The capstone combines all mechanisms from s01–s11 into a single ~900-line reference implementation. It's not a teaching session — it's the "put it all together" reference.
| Mechanism | Implementation | Tools |
|---|---|---|
| Agent Loop (s01) | while True + stop_reason | — |
| Tool Dispatch (s02) | TOOL_HANDLERS dict, 23 handlers | bash, read, write, edit |
| TodoWrite (s03) | TodoManager + nag after 3 rounds | TodoWrite |
| Subagents (s04) | run_subagent() with Explore/general types | task |
| Skills (s05) | SkillLoader — two-layer injection | load_skill |
| Compression (s06) | micro_compact + auto_compact + manual | compress |
| Task System (s07) | File-based DAG with dependencies | task_create, task_get, task_update, task_list |
| Background (s08) | Daemon threads + notification queue | background_run, check_background |
| Teams (s09) | TeammateManager + JSONL mailboxes | spawn_teammate, list_teammates, send_message, read_inbox, broadcast |
| Protocols (s10) | Shutdown handshake + plan approval FSM | shutdown_request, plan_approval |
| Autonomy (s11) | Idle cycle + auto-claim + identity re-inject | idle, claim_task |
REPL commands: /compact, /tasks, /team, /inbox
claw0 is the companion repo that builds a minimal AI agent gateway (like OpenClaw) from scratch in 10 sessions. Where learn-claude-code focuses on the agent internals, claw0 focuses on the infrastructure around it.

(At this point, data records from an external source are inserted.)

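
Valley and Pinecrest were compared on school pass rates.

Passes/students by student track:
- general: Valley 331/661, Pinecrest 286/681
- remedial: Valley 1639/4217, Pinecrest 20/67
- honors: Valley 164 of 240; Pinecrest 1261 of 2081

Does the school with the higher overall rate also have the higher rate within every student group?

No

General: Valley 331/661 = 50.1%, Pinecrest 286/681 = 42.0% → Valley
Remedial: Valley 1639/4217 = 38.9%, Pinecrest 20/67 = 29.9% → Valley
Honors: Valley 164/240 = 68.3%, Pinecrest 1261/2081 = 60.6% → Valley
Overall: Valley 2134/5118 = 41.7%, Pinecrest 1567/2829 = 55.4% → Pinecrest
Valley wins each student group but Pinecrest wins overall — the comparison reverses. Valley's students skew toward remedial, which has a lower base rate.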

| learn-claude-code (agent) | claw0 (gateway) |
|---|---|
| Agent loop + tools | Agent loop + tools |
| Planning (TodoWrite) | Sessions & persistence (JSONL) |
| Subagents | Channel pipelines (Telegram, Feishu) |
| Skills loading | Gateway routing (5-tier binding) |
| Context compression | Intelligence (soul, memory, skills, 8-layer prompt) |
| Task system | Heartbeat & cron |
| Background tasks | Delivery (write-ahead queue + backoff) |
| Agent teams | Resilience (retry onion, auth rotation) |
| Protocols (shutdown, plan) | Concurrency (named lanes) |
| Autonomous agents | — |
| Worktree isolation | — |
claw0's s06 (Intelligence) describes the prompt as "8 layers of files on disk — swap files, change personality." This is exactly our architecture: SOUL.md, USER.md, HEARTBEAT.md, etc. The claw0 workspace even ships with the same file set we use: SOUL.md, IDENTITY.md, TOOLS.md, USER.md, HEARTBEAT.md, BOOTSTRAP.md, AGENTS.md, MEMORY.md, CRON.json.
claw0 essentially reverse-engineers OpenClaw's architecture. The fact that they identify the same building blocks we use validates our approach. Their "5-tier routing" and "named lanes for concurrency" are worth studying for our CAG rule engine design — it's the same routing problem we're solving.
Quality: Excellent teaching material. Clean progressive structure, good ASCII diagrams, minimal code that actually works. Best "build an AI agent from scratch" resource I've seen.
Novelty for us: Moderate. We already do most of this via OpenClaw. But the micro-compact pattern, nag injection, and identity re-injection are concrete techniques we should adopt.
For Kim specifically: Worth a skim of s01 (the core loop), s06 (context compression — directly relevant to our compaction work), and s12 (worktree isolation — solves our sub-agent collision problem). Skip s02-s03 unless you want the full picture. The claw0 sister repo is interesting because it reverse-engineers OpenClaw's own architecture.
Actionable takeaway: The single most valuable idea is micro-compact — replacing old tool results with placeholders every turn. If we implement this one thing at the CAG level, it would likely double our effective session length before compaction triggers.
TL;DR: Great learning resource, validates our architecture, and has 2-3 concrete techniques worth stealing. Not a threat to what we're building — we're well ahead in terms of memory, context intelligence, and tool ecosystem.